De Inspectie Leefomgeving en Transport (ILT) heeft bij brief van 14 april 2016 de uitkomsten van een handhavings-, uitvoerings- en fraudebestendigheidstoets met betrekking tot de wijziging van artikel 6.5:4 van het Atbv aan de Minister van Infrastructuur en Milieu meegedeeld. De ILT stelt vast dat de flexibiliteit in de mogelijke wachtschema’s aan boord van Nederlandse zeeschepen met de wijziging wordt verbeterd en hierdoor beter voldaan kan worden aan wat de regelgeving beoogt. De ILT heeft geen opmerkingen ten aanzien van de handhaafbaarheid en stelt vast dat er geen financiële consequenties zijn voor de ILT.

Administratieve lasten

Aan de wijziging van artikel 6.5:4 en de correctie van bijlage G van het Atbv zijn geen gevolgen voor het niveau van administratieve lasten verbonden.

Consultatie

Met betrekking tot de wijziging van artikel 6.5:4 van het Atbv heeft overleg plaatsgehad met de werkgeversorganisatie KVNR en de werknemersorganisatie Nautilus International, dat geleid heeft tot de volledige instemming van deze partijen met dit besluit. Via het door STC uitgevoerde praktijkonderzoek zijn ook reders en werknemers zelf bevraagd. Omdat hierdoor geen andere partijen overbleven die belang zouden kunnen hebben bij de onderhavige wijziging van het Arbeidstijdenbesluit vervoer zou consultatie niet in betekenende mate tot een aanpassing van dit besluit leiden.

Vaste verandermomenten

Voor de invoering van dit besluit is gebruik gemaakt van het vaste verandermoment van 1 juli 2017. Aangezien de betrokken partijen al volledig op de hoogte zijn van dit besluit volstaat een kortere invoeringstermijn dan twee maanden.

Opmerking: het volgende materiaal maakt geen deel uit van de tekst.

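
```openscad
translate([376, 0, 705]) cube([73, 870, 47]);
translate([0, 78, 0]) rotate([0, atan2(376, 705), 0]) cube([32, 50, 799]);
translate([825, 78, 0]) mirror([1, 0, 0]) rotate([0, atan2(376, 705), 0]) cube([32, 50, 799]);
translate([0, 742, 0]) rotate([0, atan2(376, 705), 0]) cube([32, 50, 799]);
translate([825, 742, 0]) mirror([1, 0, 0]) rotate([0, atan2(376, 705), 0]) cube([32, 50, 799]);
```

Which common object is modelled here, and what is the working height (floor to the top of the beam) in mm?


A sawhorse. The overall height is 752 mm.

A beam across two mirrored pairs of raked legs — a sawhorse. The beam's underside is at z = 705 (matching the legs' vertical rise in atan2(376, 705)) and the beam is 47 mm tall, so its top is at 705 + 47 = 752 mm. The raked legs top out at the beam's underside, so that is the highest point.


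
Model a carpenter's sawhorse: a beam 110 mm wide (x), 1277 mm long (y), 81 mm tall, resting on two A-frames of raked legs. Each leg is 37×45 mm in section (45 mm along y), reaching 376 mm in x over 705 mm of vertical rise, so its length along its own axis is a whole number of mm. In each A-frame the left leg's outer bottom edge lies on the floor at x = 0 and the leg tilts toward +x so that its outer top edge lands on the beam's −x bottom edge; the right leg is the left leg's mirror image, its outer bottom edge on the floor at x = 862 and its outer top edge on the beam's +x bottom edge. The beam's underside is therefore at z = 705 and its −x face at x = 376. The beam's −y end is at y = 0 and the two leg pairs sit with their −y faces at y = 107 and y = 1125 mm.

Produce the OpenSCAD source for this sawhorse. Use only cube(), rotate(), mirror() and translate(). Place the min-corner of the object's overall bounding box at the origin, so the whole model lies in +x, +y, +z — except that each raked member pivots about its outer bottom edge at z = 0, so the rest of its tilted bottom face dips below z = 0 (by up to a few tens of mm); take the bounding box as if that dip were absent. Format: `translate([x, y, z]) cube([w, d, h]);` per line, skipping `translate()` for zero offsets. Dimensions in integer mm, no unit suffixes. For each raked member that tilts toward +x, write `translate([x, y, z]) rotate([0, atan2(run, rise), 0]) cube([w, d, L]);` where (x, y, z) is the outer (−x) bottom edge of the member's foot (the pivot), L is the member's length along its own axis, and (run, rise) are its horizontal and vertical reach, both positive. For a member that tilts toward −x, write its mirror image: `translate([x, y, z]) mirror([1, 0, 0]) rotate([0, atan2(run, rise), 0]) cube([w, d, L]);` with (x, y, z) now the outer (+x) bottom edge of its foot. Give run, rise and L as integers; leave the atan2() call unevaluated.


// leg length = √(376² + 705²) = 799
// right-leg outer foot x = 2·376 + 110 = 862
// beam min-corner = (376, 0, 705)
translate([376, 0, 705]) cube([110, 1277, 81]);
translate([0, 107, 0]) rotate([0, atan2(376, 705), 0]) cube([37, 45, 799]);
translate([862, 107, 0]) mirror([1, 0, 0]) rotate([0, atan2(376, 705), 0]) cube([37, 45, 799]);
translate([0, 1125, 0]) rotate([0, atan2(376, 705), 0]) cube([37, 45, 799]);
translate([862, 1125, 0]) mirror([1, 0, 0]) rotate([0, atan2(376, 705), 0]) cube([37, 45, 799]);


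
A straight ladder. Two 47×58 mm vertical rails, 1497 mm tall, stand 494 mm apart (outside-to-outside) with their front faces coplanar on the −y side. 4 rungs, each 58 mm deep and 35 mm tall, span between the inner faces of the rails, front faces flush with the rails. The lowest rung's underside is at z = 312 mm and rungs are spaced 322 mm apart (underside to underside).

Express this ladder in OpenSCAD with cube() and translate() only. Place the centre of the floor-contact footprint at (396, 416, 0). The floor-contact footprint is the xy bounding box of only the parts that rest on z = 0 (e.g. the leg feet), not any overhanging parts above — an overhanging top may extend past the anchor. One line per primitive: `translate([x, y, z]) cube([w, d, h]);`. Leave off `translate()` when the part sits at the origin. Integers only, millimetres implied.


// rung span = 494 - 2*47 = 400
// rung[k] z = 312 + k*322
translate([149, 387, 0]) cube([47, 58, 1497]);
translate([596, 387, 0]) cube([47, 58, 1497]);
translate([196, 387, 312]) cube([400, 58, 35]);
translate([196, 387, 634]) cube([400, 58, 35]);
translate([196, 387, 956]) cube([400, 58, 35]);
translate([196, 387, 1278]) cube([400, 58, 35]);


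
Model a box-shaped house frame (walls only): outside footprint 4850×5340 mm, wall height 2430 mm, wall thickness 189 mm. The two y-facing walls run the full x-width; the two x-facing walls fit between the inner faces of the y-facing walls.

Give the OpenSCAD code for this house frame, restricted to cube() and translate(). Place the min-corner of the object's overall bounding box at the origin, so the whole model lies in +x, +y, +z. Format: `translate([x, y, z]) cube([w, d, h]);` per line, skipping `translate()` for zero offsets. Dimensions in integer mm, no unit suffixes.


cube([4850, 189, 2430]);
translate([0, 5151, 0]) cube([4850, 189, 2430]);
translate([0, 189, 0]) cube([189, 4962, 2430]);
translate([4661, 189, 0]) cube([189, 4962, 2430]);


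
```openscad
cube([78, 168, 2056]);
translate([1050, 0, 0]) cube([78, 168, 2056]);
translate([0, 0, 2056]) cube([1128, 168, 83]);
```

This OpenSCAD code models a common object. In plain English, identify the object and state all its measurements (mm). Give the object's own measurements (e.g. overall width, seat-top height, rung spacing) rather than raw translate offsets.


A door frame. The clear opening is 972 mm wide and 2056 mm high. Two 78 mm wide jambs, 168 mm deep, stand either side of the opening from the floor to the top of the opening. A 83 mm thick head sits across the top of both jambs, spanning the full outside width of the frame.


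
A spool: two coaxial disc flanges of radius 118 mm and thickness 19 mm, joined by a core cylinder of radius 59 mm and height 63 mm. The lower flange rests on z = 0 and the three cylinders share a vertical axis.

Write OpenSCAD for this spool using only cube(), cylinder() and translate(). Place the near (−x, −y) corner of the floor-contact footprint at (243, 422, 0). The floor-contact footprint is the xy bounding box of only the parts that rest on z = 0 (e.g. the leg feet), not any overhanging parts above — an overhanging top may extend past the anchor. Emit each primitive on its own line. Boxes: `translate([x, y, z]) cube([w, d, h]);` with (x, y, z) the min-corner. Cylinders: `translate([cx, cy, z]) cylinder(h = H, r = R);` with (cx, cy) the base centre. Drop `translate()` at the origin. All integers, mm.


translate([361, 540, 0]) cylinder(h = 19, r = 118);
translate([361, 540, 19]) cylinder(h = 63, r = 59);
translate([361, 540, 82]) cylinder(h = 19, r = 118);


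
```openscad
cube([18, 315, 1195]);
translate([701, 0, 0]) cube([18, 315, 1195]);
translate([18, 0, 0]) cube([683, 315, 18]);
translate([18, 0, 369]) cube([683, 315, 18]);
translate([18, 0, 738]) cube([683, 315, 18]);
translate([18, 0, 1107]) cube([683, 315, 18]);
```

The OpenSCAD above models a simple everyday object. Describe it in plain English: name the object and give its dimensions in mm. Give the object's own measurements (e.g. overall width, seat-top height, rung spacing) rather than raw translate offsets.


An open bookshelf. Two side panels, each 18 mm thick, 315 mm deep and 1195 mm tall, stand 719 mm apart (outside-to-outside). Between them sit 4 shelves, each 18 mm thick and 315 mm deep, spanning the full gap between the sides. The bottom shelf rests on the floor (its underside at z = 0) and the clear gap between one shelf's top and the next shelf's underside is 351 mm.


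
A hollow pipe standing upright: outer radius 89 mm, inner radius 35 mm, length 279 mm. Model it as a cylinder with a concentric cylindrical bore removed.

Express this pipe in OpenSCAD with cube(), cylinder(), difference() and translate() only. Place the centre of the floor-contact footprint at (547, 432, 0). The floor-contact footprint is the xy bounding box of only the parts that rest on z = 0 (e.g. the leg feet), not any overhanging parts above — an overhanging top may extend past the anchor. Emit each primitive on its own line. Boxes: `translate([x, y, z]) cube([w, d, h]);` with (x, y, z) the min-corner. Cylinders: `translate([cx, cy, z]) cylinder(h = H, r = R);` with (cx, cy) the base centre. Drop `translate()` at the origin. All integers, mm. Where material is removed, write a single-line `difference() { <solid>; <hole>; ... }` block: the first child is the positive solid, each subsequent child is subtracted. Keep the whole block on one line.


difference() { translate([547, 432, 0]) cylinder(h = 279, r = 89); translate([547, 432, 0]) cylinder(h = 279, r = 35); }


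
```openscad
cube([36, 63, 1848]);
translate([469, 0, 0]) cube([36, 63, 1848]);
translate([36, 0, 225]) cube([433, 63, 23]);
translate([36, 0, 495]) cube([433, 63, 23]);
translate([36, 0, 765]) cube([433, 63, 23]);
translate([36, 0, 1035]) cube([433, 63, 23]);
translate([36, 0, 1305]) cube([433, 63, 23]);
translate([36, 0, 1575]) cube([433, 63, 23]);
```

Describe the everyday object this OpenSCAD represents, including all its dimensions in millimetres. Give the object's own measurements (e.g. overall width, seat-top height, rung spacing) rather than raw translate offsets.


A straight ladder. Two 36×63 mm vertical rails, 1848 mm tall, stand 505 mm apart (outside-to-outside) with their front faces coplanar on the −y side. 6 rungs, each 63 mm deep and 23 mm tall, span between the inner faces of the rails, front faces flush with the rails. The lowest rung's underside is at z = 225 mm and rungs are spaced 270 mm apart (underside to underside).


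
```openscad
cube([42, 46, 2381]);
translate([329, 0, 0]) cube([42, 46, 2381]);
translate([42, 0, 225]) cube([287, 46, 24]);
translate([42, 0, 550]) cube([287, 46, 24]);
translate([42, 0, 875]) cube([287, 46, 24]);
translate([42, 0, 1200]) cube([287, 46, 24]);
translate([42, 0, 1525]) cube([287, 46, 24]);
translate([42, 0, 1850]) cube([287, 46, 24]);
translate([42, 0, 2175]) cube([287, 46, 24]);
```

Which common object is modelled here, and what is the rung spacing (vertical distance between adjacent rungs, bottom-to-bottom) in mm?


A ladder. The rung spacing is 325 mm.

Two tall 42×46 posts with 7 short bars between them — a ladder. Adjacent rungs sit at z = 225 and z = 550, so the spacing is 550 − 225 = 325 mm.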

Deze nota van toelichting is ondertekend door de Minister van Infrastructuur en Milieu, mede namens de Minister van Sociale Zaken en Werkgelegenheid.

De Minister van Infrastructuur en Milieu, M.H. Schultz van Haegen-Maas Geesteranus


X Noot
1

Richtlijn 1999/63/EG van de Raad van 21 juni 1999 inzake de overeenkomst betreffende de organisatie van de arbeidstijd van zeevarenden, gesloten door de Associatie van reders van de Europese Gemeenschap (ESCA) en de Federatie van bonden voor het vervoerspersoneel in de Europese Unie (FST) (PbEG L167)

X Noot
2

Eindrapport pilot studie naar wachtschema’s en vermoeidheid in de scheepvaart (Stichting STC B.V., september 2015)

XHistnoot
histnoot

Het advies van de Afdeling advisering van de Raad van State wordt niet openbaar gemaakt op grond van artikel 26, zesde lid j° vijfde lid, van de Wet op de Raad van State, omdat het zonder meer instemmend luidt.